Через полчаса мужчина уже показывал неандерталке, что железная хрень в углу – это место для огня. Разжёг, а дальше особых навыков не требовалось. Будет подкидывать по мере надобности. Так и оставил их. Даже если печь задымит, то угореть они не угорят, имея привычку сидеть в дымной пещере. И не замёрзнут.
[*] Ценные Указания.
***
Они не замёрзли. Утром вождь застал парочку на полу, хотя накануне с таким трудом закинули неандертальскую недвижимость на полок. Вероятно, топить каменку тоже надо уметь.
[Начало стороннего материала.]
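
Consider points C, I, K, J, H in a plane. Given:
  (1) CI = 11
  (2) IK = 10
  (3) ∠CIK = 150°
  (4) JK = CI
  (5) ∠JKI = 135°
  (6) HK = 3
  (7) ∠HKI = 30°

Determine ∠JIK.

From the given relations: JK = CI = 11.
Step 1: By the law of cosines on triangle IKJ: IJ² = 10² + 11² − 2·10·11·cos(135°) = 376.56, so IJ ≈ 19.41.
Step 2: By the inverse law of cosines on triangle JIK: cos(∠JIK) = (19.41² + 10² − 11²) / (2·19.41·10) = 355.56/388.1 = 0.9162, so ∠JIK = 23.63°.

Therefore, the measure of angle ∠JIK = 23.63°.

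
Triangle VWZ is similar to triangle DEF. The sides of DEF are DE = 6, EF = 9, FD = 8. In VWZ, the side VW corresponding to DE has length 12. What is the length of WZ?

Similar triangles have proportional sides. Setting up the proportion:
VW / DE = WZ / EF
12 / 6 = WZ / 9
WZ = 9 * 12 / 6 = 18.

18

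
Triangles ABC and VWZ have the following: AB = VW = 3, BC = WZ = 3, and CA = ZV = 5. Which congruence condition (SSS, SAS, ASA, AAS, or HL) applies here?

The given information provides:
AB = VW = 3, BC = WZ = 3, and CA = ZV = 5
This matches the SSS congruence theorem.
All three pairs of corresponding sides are equal (Side-Side-Side).

SSS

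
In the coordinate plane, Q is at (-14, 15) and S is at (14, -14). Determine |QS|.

d = sqrt((28)^2 + (-29)^2) = sqrt(1625) = 5*sqrt(65)

5*sqrt(65)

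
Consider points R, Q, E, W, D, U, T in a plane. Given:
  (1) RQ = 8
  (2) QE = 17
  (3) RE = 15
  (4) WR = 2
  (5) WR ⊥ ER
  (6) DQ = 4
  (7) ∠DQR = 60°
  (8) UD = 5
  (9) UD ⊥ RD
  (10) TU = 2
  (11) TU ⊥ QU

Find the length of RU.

Step 1: By the law of cosines on triangle DQR: DR² = 4² + 8² − 2·4·8·cos(60°) = 48, so DR = 4·√3.
Step 2: By the law of cosines on triangle RDU: RU² = (4·√3)² + 5² − 2·4·√3·5·cos(90°) = 73, so RU = √73.

Therefore, the length of RU = √73.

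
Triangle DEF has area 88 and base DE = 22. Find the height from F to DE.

Rearranging the area formula Area = (1/2) * base * height:
height = 2 * Area / base = 2 * 88 / 22 = 8.

8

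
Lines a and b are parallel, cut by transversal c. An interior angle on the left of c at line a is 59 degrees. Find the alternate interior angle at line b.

Alternate interior angles lie on opposite sides of the transversal, between the parallel lines.
By the alternate interior angle theorem, they are equal: 59 degrees.

59 degrees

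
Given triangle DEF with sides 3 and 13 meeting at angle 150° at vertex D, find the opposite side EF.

When two sides and the included angle are known, the law of cosines gives the third side.
c^2 = a^2 + b^2 - 2ab cos(C) generalizes the Pythagorean theorem to non-right triangles.
Here: EF^2 = 9 + 169 - 78*(-sqrt(3)/2) = 39*sqrt(3) + 178
EF = sqrt(39*sqrt(3) + 178)

sqrt(39*sqrt(3) + 178)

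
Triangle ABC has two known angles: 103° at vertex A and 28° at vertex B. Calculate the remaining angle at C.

Let angle C = x. Then 103 + 28 + x = 180.
x = 180 - 131 = 49 degrees.

49 degrees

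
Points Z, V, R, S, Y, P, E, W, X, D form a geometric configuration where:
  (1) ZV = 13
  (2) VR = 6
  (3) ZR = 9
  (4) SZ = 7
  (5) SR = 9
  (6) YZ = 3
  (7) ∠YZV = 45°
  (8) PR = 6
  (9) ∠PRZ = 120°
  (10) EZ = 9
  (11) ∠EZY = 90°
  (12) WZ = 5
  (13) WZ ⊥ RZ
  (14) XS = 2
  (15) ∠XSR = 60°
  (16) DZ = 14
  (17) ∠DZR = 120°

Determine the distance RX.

Step 1: By the law of cosines on triangle RSX: RX² = 9² + 2² − 2·9·2·cos(60°) = 67, so RX = √67.

Therefore, the length of RX = √67.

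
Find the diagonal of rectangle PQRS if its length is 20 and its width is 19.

Using the Pythagorean theorem:
d² = 20² + 19² = 400 + 361 = 761
d = sqrt(761)

sqrt(761)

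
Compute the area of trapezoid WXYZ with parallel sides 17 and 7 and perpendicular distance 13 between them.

Area of a trapezoid = (base1 + base2) * height / 2
Area = (17 + 7) * 13 / 2
Area = 24 * 13 / 2
Area = 312 / 2
Area = 156

156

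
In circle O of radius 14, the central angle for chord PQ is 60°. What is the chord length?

Drop a perpendicular from the center to the chord, bisecting both the chord and the central angle.
Each half-chord = r sin(θ/2) = 14 sin(30°).
The full chord = 2 × 14 × sin(30°) = 14.

14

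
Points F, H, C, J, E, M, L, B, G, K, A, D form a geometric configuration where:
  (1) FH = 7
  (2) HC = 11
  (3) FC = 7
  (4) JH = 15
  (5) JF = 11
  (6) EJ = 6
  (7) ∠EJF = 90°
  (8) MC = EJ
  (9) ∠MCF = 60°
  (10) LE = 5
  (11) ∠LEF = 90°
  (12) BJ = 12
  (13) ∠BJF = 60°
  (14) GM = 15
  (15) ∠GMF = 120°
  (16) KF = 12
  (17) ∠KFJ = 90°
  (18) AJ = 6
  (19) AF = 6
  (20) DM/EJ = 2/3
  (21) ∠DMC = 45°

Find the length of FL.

Step 1: By the law of cosines on triangle EJF: EF² = 6² + 11² − 2·6·11·cos(90°) = 157, so EF = √157.
Step 2: By the law of cosines on triangle FEL: FL² = √157² + 5² − 2·√157·5·cos(90°) = 182, so FL = √182.

Therefore, the length of FL = √182.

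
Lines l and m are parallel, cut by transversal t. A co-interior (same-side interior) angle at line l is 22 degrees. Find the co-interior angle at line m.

Co-interior (same-side interior) angles are between the parallel lines on the same side of the transversal.
Unlike corresponding or alternate interior angles, they are supplementary rather than equal.
So the angle = 180 - 22 = 158 degrees.

158 degrees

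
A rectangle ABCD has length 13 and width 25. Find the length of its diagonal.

d = sqrt(13^2 + 25^2) = sqrt(794)

sqrt(794)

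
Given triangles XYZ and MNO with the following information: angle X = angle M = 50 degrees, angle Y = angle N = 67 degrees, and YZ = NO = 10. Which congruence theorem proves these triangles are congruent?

Consider the given information: angle X = angle M = 50 degrees, angle Y = angle N = 67 degrees, and YZ = NO = 10
This is not ASA or HL: ASA requires two angles and the side between them. HL only applies to right triangles with matching hypotenuse and leg.
The correct criterion is AAS. Two pairs of corresponding angles and a non-included side are equal (Angle-Angle-Side).

AAS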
Девушка подкидывала дрова как обычно, а потом камни прогрелись, и температура резко скакнула вверх. Вчера Михаил автоматом закрыл отдушину и входной люк, а дикарка не догадалась, что таким способом можно проветрить. С какими усилиями беременная спускала мужа вниз – остаётся тайной, но утром оба лежали на прорезиненном полу. Температура в парилке всё ещё стояла выше комфортной. И воняло. Резь пота, прогорклость жира, вязкость мокрой шерсти... И ещё немного дыма и дерьма.